Terrorisme à Paris et Copenhague: «Des actes qui vont se répéter en Europe»
Paris hier, Copenhague aujourd'hui… avec dans les deux cas la liberté d'expression et la communauté juive visées à l'arme de guerre : frappantes, les similitudes ont été largement soulignées, hier, jusqu'au sommet de l'état. «Ce sont les mêmes cibles», a ainsi insisté François Hollande. De fait, l'Europe est-elle confrontée à un phénomène “d'attentats mimétiques”, redouté par tous les spécialistes du terrorisme ? La question revient-elle aussi en boucle.
«Il y a forcément une dimension de mimétisme, mais selon moi, il y a surtout un mot d'ordre de multiplier ce genre d'opération avec ce mode opératoire dans plusieurs capitales occidentales et européennes, notamment les capitales qui sont considérées par les jihadistes comme ayant commis l'affront de caricaturer le prophète», analyse pour sa part le politologue Antoine Basbous, spécialiste du monde arabe, de l'islam et du terrorisme islamiste, rappelant que plusieurs autres pays européens au-delà de la France, visée à Toulouse et Paris, ont déjà fait l'objet d'attaques jihadistes : «l'Angleterre, l'Espagne et la Belgique». «Quant à l'Italie ou l'Allemagne, du fait de leurs engagements extérieurs, il y a beaucoup de raisons pour qu'elles soient aussi ciblées», ajoute-t-il, précisant, «ces terroristes agissent surtout en fonction des opportunités qui s'offrent à eux plutôt qu'en suivant un calendrier.»
Concernant Copenhague ? «Pour ce débat intitulé Art, Blasphème et Liberté, il y avait le caricaturiste Lars Vilks, déjà menacé de mort, mais aussi l'ambassadeur de France et une militante femen, soit, en tout, trois cibles privilégiées pour tout commanditaire jihadiste.

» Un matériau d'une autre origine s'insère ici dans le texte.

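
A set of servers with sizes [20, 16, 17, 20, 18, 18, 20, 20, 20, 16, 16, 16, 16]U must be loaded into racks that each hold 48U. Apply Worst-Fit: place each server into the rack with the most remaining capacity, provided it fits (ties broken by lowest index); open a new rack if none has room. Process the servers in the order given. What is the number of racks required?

6

rack 1: place 20U, 28U left
rack 1: place 16U, 12U left
rack 2: place 17U, 31U left
rack 2: place 20U, 11U left
rack 3: place 18U, 30U left
rack 3: place 18U, 12U left
rack 4: place 20U, 28U left
rack 4: place 20U, 8U left
rack 5: place 20U, 28U left
rack 5: place 16U, 12U left
rack 6: place 16U, 32U left
rack 6: place 16U, 16U left
rack 6: place 16U, 0U left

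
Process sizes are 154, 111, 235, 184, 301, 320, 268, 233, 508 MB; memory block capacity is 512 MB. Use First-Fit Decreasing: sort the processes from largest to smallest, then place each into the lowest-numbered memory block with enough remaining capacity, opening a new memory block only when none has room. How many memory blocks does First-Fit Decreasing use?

5 memory blocks

Sorted descending: 508, 320, 301, 268, 235, 233, 184, 154, 111.
memory block 1: place 508 MB, 4 MB left
memory block 2: place 320 MB, 192 MB left
memory block 3: place 301 MB, 211 MB left
memory block 4: place 268 MB, 244 MB left
memory block 4: place 235 MB, 9 MB left
memory block 5: place 233 MB, 279 MB left
memory block 2: place 184 MB, 8 MB left
memory block 3: place 154 MB, 57 MB left
memory block 5: place 111 MB, 168 MB left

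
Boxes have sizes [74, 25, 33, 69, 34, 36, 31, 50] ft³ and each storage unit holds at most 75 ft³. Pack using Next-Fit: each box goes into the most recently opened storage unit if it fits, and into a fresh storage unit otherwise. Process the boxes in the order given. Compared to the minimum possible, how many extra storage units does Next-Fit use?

Next-Fit: [74] [25,33] [69] [34,36] [31] [50] → 6 storage units.
Total size 352 ft³; any packing needs at least ⌈352/75⌉ = 5 storage units.
An optimal packing achieves that bound: [74] [69] [50,25] [36,34] [33,31] → 5 storage units.
Excess: 6 − 5 = 1.

1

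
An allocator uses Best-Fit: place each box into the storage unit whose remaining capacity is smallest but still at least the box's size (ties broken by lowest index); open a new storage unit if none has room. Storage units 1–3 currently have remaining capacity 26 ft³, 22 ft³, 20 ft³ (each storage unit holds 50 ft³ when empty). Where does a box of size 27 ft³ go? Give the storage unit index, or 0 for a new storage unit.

0

No storage unit has ≥ 27 ft³ free, so a new storage unit is opened.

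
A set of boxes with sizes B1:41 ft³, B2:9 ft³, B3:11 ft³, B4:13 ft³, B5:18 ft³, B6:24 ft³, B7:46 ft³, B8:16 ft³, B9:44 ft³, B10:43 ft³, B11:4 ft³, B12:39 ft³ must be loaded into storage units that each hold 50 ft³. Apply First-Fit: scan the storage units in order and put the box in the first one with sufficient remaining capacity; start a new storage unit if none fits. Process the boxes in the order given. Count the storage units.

7

storage unit 1: place B1 (41 ft³), 9 ft³ left
storage unit 1: place B2 (9 ft³), 0 ft³ left
storage unit 2: place B3 (11 ft³), 39 ft³ left
storage unit 2: place B4 (13 ft³), 26 ft³ left
storage unit 2: place B5 (18 ft³), 8 ft³ left
storage unit 3: place B6 (24 ft³), 26 ft³ left
storage unit 4: place B7 (46 ft³), 4 ft³ left
storage unit 3: place B8 (16 ft³), 10 ft³ left
storage unit 5: place B9 (44 ft³), 6 ft³ left
storage unit 6: place B10 (43 ft³), 7 ft³ left
storage unit 2: place B11 (4 ft³), 4 ft³ left
storage unit 7: place B12 (39 ft³), 11 ft³ left
Final storage units: [41,9] [11,13,18,4] [24,16] [46] [44] [43] [39].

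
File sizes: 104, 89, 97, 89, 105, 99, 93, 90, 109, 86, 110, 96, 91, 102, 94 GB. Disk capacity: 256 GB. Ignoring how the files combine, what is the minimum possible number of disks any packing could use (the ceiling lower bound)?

6

Total size = 104 + 89 + 97 + 89 + 105 + 99 + 93 + 90 + 109 + 86 + 110 + 96 + 91 + 102 + 94 = 1454 GB.
⌈1454 / 256⌉ = 6.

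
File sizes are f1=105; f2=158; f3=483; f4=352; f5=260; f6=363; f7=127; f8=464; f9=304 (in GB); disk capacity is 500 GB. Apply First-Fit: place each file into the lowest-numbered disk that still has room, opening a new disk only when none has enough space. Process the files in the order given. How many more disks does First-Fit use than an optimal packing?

First-Fit: [105,158,127] [483] [352] [260] [363] [464] [304] → 7 disks.
Total size 2616 GB; any packing needs at least ⌈2616/500⌉ = 6 disks.
An optimal packing achieves that bound: [483] [464] [363,127] [352,105] [304,158] [260] → 6 disks.
Excess: 7 − 6 = 1.

1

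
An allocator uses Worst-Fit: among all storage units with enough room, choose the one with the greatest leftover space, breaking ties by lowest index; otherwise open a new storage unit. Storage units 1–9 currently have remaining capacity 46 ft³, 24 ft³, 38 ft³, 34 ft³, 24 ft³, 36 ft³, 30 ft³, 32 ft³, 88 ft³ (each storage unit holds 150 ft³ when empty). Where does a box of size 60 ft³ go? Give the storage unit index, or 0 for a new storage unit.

Storage units with room: storage unit 9 (88 ft³).
Most room is storage unit 9 with 88 ft³ free.

9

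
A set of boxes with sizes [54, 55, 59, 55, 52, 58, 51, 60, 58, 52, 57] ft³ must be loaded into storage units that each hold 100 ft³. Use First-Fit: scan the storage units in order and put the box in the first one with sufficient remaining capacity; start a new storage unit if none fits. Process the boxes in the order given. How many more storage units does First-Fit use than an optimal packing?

First-Fit: [54] [55] [59] [55] [52] [58] [51] [60] [58] [52] [57] → 11 storage units.
11 boxes exceed 50 ft³ (half the capacity), and no two of those can share a storage unit, so at least 11 storage units are needed.
So 11 is already optimal.

0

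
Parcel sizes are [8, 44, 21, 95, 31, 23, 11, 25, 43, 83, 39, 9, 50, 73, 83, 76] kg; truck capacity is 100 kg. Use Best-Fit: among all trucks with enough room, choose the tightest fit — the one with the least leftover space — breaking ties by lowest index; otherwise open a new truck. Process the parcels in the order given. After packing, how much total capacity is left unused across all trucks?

186

8 kg → truck 1 (remaining 92 kg)
44 kg → truck 1 (remaining 48 kg)
21 kg → truck 1 (remaining 27 kg)
95 kg → truck 2 (remaining 5 kg)
31 kg → truck 3 (remaining 69 kg)
23 kg → truck 1 (remaining 4 kg)
11 kg → truck 3 (remaining 58 kg)
25 kg → truck 3 (remaining 33 kg)
43 kg → truck 4 (remaining 57 kg)
83 kg → truck 5 (remaining 17 kg)
39 kg → truck 4 (remaining 18 kg)
9 kg → truck 5 (remaining 8 kg)
50 kg → truck 6 (remaining 50 kg)
73 kg → truck 7 (remaining 27 kg)
83 kg → truck 8 (remaining 17 kg)
76 kg → truck 9 (remaining 24 kg)
9 trucks × 100 kg = 900 kg; used 714 kg; unused 186 kg.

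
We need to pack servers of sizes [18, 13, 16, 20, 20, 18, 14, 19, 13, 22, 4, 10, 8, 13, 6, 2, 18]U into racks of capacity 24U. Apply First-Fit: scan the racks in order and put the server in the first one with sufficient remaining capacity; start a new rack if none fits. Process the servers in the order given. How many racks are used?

18U → rack 1 (remaining 6U)
13U → rack 2 (remaining 11U)
16U → rack 3 (remaining 8U)
20U → rack 4 (remaining 4U)
20U → rack 5 (remaining 4U)
18U → rack 6 (remaining 6U)
14U → rack 7 (remaining 10U)
19U → rack 8 (remaining 5U)
13U → rack 9 (remaining 11U)
22U → rack 10 (remaining 2U)
4U → rack 1 (remaining 2U)
10U → rack 2 (remaining 1U)
8U → rack 3 (remaining 0U)
13U → rack 11 (remaining 11U)
6U → rack 6 (remaining 0U)
2U → rack 1 (remaining 0U)
18U → rack 12 (remaining 6U)
Final racks: [18,4,2] [13,10] [16,8] [20] [20] [18,6] [14] [19] [13] [22] [13] [18].

12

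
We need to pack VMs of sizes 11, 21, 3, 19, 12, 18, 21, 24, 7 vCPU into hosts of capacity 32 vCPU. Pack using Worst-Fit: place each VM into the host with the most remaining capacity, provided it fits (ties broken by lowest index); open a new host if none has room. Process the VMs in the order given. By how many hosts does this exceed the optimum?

Worst-Fit: [11,21] [3,19] [12,18] [21,7] [24] → 5 hosts.
Total size 136 vCPU; any packing needs at least ⌈136/32⌉ = 5 hosts.
So 5 is already optimal.

0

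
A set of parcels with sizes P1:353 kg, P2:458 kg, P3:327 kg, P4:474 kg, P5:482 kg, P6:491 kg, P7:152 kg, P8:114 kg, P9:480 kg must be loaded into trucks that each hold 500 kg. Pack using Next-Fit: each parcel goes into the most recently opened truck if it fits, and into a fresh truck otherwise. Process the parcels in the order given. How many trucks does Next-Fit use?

8

truck 1: place P1 (353 kg), 147 kg left
truck 2: place P2 (458 kg), 42 kg left
truck 3: place P3 (327 kg), 173 kg left
truck 4: place P4 (474 kg), 26 kg left
truck 5: place P5 (482 kg), 18 kg left
truck 6: place P6 (491 kg), 9 kg left
truck 7: place P7 (152 kg), 348 kg left
truck 7: place P8 (114 kg), 234 kg left
truck 8: place P9 (480 kg), 20 kg left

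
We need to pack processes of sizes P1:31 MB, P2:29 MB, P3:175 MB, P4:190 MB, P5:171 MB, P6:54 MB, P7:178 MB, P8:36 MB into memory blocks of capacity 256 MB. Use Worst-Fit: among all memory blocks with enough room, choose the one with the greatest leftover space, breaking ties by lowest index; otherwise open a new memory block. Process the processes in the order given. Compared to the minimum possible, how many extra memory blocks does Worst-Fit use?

Worst-Fit: [31,29,175] [190] [171,54] [178,36] → 4 memory blocks.
Total size 864 MB; any packing needs at least ⌈864/256⌉ = 4 memory blocks.
So 4 is already optimal.

0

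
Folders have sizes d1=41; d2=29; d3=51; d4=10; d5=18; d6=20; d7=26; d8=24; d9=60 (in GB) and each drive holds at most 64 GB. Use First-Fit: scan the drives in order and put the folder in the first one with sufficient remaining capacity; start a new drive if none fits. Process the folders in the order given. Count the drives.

6

drive 1: place d1 (41 GB), 23 GB left
drive 2: place d2 (29 GB), 35 GB left
drive 3: place d3 (51 GB), 13 GB left
drive 1: place d4 (10 GB), 13 GB left
drive 2: place d5 (18 GB), 17 GB left
drive 4: place d6 (20 GB), 44 GB left
drive 4: place d7 (26 GB), 18 GB left
drive 5: place d8 (24 GB), 40 GB left
drive 6: place d9 (60 GB), 4 GB left
Final drives: [41,10] [29,18] [51] [20,26] [24] [60].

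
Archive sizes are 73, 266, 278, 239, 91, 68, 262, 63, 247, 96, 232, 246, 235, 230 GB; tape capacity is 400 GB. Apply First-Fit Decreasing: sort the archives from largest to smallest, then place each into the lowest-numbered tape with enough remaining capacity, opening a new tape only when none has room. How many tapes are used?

Sorted descending: 278, 266, 262, 247, 246, 239, 235, 232, 230, 96, 91, 73, 68, 63.
278 GB → tape 1 (remaining 122 GB)
266 GB → tape 2 (remaining 134 GB)
262 GB → tape 3 (remaining 138 GB)
247 GB → tape 4 (remaining 153 GB)
246 GB → tape 5 (remaining 154 GB)
239 GB → tape 6 (remaining 161 GB)
235 GB → tape 7 (remaining 165 GB)
232 GB → tape 8 (remaining 168 GB)
230 GB → tape 9 (remaining 170 GB)
96 GB → tape 1 (remaining 26 GB)
91 GB → tape 2 (remaining 43 GB)
73 GB → tape 3 (remaining 65 GB)
68 GB → tape 4 (remaining 85 GB)
63 GB → tape 3 (remaining 2 GB)

9 tapes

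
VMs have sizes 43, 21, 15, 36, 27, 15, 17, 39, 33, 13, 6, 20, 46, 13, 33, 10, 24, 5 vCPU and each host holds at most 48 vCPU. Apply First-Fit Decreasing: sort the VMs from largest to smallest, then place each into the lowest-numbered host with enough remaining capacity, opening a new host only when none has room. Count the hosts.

Sorted descending: 46, 43, 39, 36, 33, 33, 27, 24, 21, 20, 17, 15, 15, 13, 13, 10, 6, 5.
Put 46 vCPU in host 1; 2 vCPU remain.
Put 43 vCPU in host 2; 5 vCPU remain.
Put 39 vCPU in host 3; 9 vCPU remain.
Put 36 vCPU in host 4; 12 vCPU remain.
Put 33 vCPU in host 5; 15 vCPU remain.
Put 33 vCPU in host 6; 15 vCPU remain.
Put 27 vCPU in host 7; 21 vCPU remain.
Put 24 vCPU in host 8; 24 vCPU remain.
Put 21 vCPU in host 7; 0 vCPU remain.
Put 20 vCPU in host 8; 4 vCPU remain.
Put 17 vCPU in host 9; 31 vCPU remain.
Put 15 vCPU in host 5; 0 vCPU remain.
Put 15 vCPU in host 6; 0 vCPU remain.
Put 13 vCPU in host 9; 18 vCPU remain.
Put 13 vCPU in host 9; 5 vCPU remain.
Put 10 vCPU in host 4; 2 vCPU remain.
Put 6 vCPU in host 3; 3 vCPU remain.
Put 5 vCPU in host 2; 0 vCPU remain.

9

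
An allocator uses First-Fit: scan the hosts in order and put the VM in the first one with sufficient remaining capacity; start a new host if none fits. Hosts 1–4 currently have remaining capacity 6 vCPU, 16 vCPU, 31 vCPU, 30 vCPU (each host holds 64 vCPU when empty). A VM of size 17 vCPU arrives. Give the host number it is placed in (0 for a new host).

3

Hosts with room: host 3 (31 vCPU), host 4 (30 vCPU).
The first with room is host 3.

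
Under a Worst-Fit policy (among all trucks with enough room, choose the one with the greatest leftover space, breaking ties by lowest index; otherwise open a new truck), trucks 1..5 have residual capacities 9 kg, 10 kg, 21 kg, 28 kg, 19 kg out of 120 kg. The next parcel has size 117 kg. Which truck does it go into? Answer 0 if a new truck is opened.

No truck has ≥ 117 kg free, so a new truck is opened.

0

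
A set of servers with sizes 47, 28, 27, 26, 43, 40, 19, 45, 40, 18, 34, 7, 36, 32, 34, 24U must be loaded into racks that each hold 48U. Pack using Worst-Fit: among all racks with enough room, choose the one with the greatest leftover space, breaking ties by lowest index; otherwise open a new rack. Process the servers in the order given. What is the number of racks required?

13

47U → rack 1 (remaining 1U)
28U → rack 2 (remaining 20U)
27U → rack 3 (remaining 21U)
26U → rack 4 (remaining 22U)
43U → rack 5 (remaining 5U)
40U → rack 6 (remaining 8U)
19U → rack 4 (remaining 3U)
45U → rack 7 (remaining 3U)
40U → rack 8 (remaining 8U)
18U → rack 3 (remaining 3U)
34U → rack 9 (remaining 14U)
7U → rack 2 (remaining 13U)
36U → rack 10 (remaining 12U)
32U → rack 11 (remaining 16U)
34U → rack 12 (remaining 14U)
24U → rack 13 (remaining 24U)
Final racks: [47] [28,7] [27,18] [26,19] [43] [40] [45] [40] [34] [36] [32] [34] [24].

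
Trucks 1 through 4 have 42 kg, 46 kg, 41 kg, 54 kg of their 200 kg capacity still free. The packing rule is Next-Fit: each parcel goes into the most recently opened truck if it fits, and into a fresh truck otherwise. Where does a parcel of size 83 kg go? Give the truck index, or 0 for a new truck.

Next-Fit only looks at truck 4, which has 54 kg free.
83 kg does not fit, so a new truck is opened.

0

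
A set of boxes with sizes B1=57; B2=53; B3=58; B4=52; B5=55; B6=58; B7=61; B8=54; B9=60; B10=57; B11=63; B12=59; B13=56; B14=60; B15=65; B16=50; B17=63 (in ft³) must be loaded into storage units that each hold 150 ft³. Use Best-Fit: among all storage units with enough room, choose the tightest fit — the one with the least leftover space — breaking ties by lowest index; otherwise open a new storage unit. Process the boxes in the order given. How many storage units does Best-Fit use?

B1 (57 ft³) → storage unit 1 (remaining 93 ft³)
B2 (53 ft³) → storage unit 1 (remaining 40 ft³)
B3 (58 ft³) → storage unit 2 (remaining 92 ft³)
B4 (52 ft³) → storage unit 2 (remaining 40 ft³)
B5 (55 ft³) → storage unit 3 (remaining 95 ft³)
B6 (58 ft³) → storage unit 3 (remaining 37 ft³)
B7 (61 ft³) → storage unit 4 (remaining 89 ft³)
B8 (54 ft³) → storage unit 4 (remaining 35 ft³)
B9 (60 ft³) → storage unit 5 (remaining 90 ft³)
B10 (57 ft³) → storage unit 5 (remaining 33 ft³)
B11 (63 ft³) → storage unit 6 (remaining 87 ft³)
B12 (59 ft³) → storage unit 6 (remaining 28 ft³)
B13 (56 ft³) → storage unit 7 (remaining 94 ft³)
B14 (60 ft³) → storage unit 7 (remaining 34 ft³)
B15 (65 ft³) → storage unit 8 (remaining 85 ft³)
B16 (50 ft³) → storage unit 8 (remaining 35 ft³)
B17 (63 ft³) → storage unit 9 (remaining 87 ft³)
Final storage units: [57,53] [58,52] [55,58] [61,54] [60,57] [63,59] [56,60] [65,50] [63].

9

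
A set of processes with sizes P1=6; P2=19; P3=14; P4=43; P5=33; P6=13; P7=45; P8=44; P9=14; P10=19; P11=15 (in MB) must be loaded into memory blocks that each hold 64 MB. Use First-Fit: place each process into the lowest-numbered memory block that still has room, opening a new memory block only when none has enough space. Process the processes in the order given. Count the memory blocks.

P1 (6 MB) → memory block 1 (remaining 58 MB)
P2 (19 MB) → memory block 1 (remaining 39 MB)
P3 (14 MB) → memory block 1 (remaining 25 MB)
P4 (43 MB) → memory block 2 (remaining 21 MB)
P5 (33 MB) → memory block 3 (remaining 31 MB)
P6 (13 MB) → memory block 1 (remaining 12 MB)
P7 (45 MB) → memory block 4 (remaining 19 MB)
P8 (44 MB) → memory block 5 (remaining 20 MB)
P9 (14 MB) → memory block 2 (remaining 7 MB)
P10 (19 MB) → memory block 3 (remaining 12 MB)
P11 (15 MB) → memory block 4 (remaining 4 MB)
Final memory blocks: [6,19,14,13] [43,14] [33,19] [45,15] [44].

5 memory blocks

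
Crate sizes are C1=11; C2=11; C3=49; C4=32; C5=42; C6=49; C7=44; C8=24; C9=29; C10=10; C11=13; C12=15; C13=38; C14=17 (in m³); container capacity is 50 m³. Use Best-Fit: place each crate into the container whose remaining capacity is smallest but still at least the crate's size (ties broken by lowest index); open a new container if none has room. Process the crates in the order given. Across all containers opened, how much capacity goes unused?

66

Put C1 (11 m³) in container 1; 39 m³ remain.
Put C2 (11 m³) in container 1; 28 m³ remain.
Put C3 (49 m³) in container 2; 1 m³ remain.
Put C4 (32 m³) in container 3; 18 m³ remain.
Put C5 (42 m³) in container 4; 8 m³ remain.
Put C6 (49 m³) in container 5; 1 m³ remain.
Put C7 (44 m³) in container 6; 6 m³ remain.
Put C8 (24 m³) in container 1; 4 m³ remain.
Put C9 (29 m³) in container 7; 21 m³ remain.
Put C10 (10 m³) in container 3; 8 m³ remain.
Put C11 (13 m³) in container 7; 8 m³ remain.
Put C12 (15 m³) in container 8; 35 m³ remain.
Put C13 (38 m³) in container 9; 12 m³ remain.
Put C14 (17 m³) in container 8; 18 m³ remain.
9 containers × 50 m³ = 450 m³; used 384 m³; unused 66 m³.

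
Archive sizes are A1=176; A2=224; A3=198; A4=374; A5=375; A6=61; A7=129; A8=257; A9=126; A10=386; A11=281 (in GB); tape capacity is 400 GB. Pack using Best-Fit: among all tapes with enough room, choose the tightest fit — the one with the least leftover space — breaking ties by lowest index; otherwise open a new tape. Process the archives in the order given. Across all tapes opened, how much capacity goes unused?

tape 1: place A1 (176 GB), 224 GB left
tape 1: place A2 (224 GB), 0 GB left
tape 2: place A3 (198 GB), 202 GB left
tape 3: place A4 (374 GB), 26 GB left
tape 4: place A5 (375 GB), 25 GB left
tape 2: place A6 (61 GB), 141 GB left
tape 2: place A7 (129 GB), 12 GB left
tape 5: place A8 (257 GB), 143 GB left
tape 5: place A9 (126 GB), 17 GB left
tape 6: place A10 (386 GB), 14 GB left
tape 7: place A11 (281 GB), 119 GB left
7 tapes × 400 GB = 2800 GB; used 2587 GB; unused 213 GB.

213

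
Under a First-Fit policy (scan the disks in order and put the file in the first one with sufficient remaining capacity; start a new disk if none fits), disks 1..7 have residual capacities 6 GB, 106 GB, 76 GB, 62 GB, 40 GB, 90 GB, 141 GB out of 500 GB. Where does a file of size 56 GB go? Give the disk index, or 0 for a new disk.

Disks with room: disk 2 (106 GB), disk 3 (76 GB), disk 4 (62 GB), disk 6 (90 GB), disk 7 (141 GB).
The first with room is disk 2.

2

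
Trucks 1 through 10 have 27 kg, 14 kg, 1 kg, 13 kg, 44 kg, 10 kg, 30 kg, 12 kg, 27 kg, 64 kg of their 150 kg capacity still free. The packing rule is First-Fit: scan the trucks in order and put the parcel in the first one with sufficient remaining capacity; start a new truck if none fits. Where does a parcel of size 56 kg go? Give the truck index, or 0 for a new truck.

Trucks with room: truck 10 (64 kg).
The first with room is truck 10.

10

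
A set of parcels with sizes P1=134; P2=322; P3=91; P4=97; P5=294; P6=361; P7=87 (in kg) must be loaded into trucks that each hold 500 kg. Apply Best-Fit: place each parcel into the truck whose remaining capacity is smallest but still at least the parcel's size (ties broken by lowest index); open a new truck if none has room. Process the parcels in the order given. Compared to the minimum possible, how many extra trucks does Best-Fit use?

0

Best-Fit: [134,322] [91,97,294] [361,87] → 3 trucks.
Total size 1386 kg; any packing needs at least ⌈1386/500⌉ = 3 trucks.
So 3 is already optimal.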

Mais ce qui est certain, dans les deux cas, c'est que l'on s'est retrouvé face à des gens parfaitement entraînés et armés. Les tirs groupés sur la porte du centre culturel de Copenhague en attestent et rappellent ce qui s'est passé à Paris : ce type d'attentat est perpétré par des hommes aguerris et qui savent manier des armes d'assaut dès qu'on leur en donne l'ordre».
Des terroristes qui appliquent en fait le manuel de l'un des premiers et principaux idéologues de Daech, Abou Moussad al-Souri, théoricien du «nouveau jihad». Des cellules autonomes, sans liens, mais avec un commandement central et opérant là où elles vivent, en visant des cibles symboliques, Juifs, artistes, “mauvais musulmans” ou représentants de l'état afin d'obtenir une médiatisation maximum et engendrer un climat de guerre civile clivant la société… «Qu'il vienne de Daech ou d'Al Qaïda Péninsule Arabique, le mot d'ordre est le même. Quand bien même les deux organisations ont pu être en rivalité ailleurs, en Syrie, au Yemen, elles sont associées sur le territoire européen et peuvent se donner des coups de main. Pour ce qui concerne l'auteur des attentats de Copenhague, il sera important de savoir comment il s'est radicalisé et s'il est passé par la Syrie ou en Irak, territoires sous le contrôle de Daech ; par la Libye, où AQMI a encore ses bases ; ou au Yemen, comme l'un des frères Kouachi, Yemen où AQPA contrôle les camps de formation jihadistes. Mais sur ce dernier point, une bonne partie d'AQPA vient officiellement de se ranger aux côtés de Daech», note Antoine Basbous.
Quant à quantifier la menace potentielle, le nombre de «perdants radicaux» attendant de pouvoir frapper… «Impossible à dire, pour la France, on sait qu'il y a eu à peu près 1 200 départs et environ 70 morts mais aussi des gens qui sont revenus, qui sont sous les verrous, ou sous surveillance, ce qu'on peut noter, aussi, c'est qu'un petit pays comme la Belgique fournit un contingent de jihadistes disproportionné par rapport à sa taille.
Mais on sait aussi qu'il y a au moins une cinquantaine de manifestations par jour qui pourraient être des cibles et qu'il n'y a pas 50 attentats par jour. On reste donc face à des actes disséminés mais qui vont devenir répétitifs», conclut-il.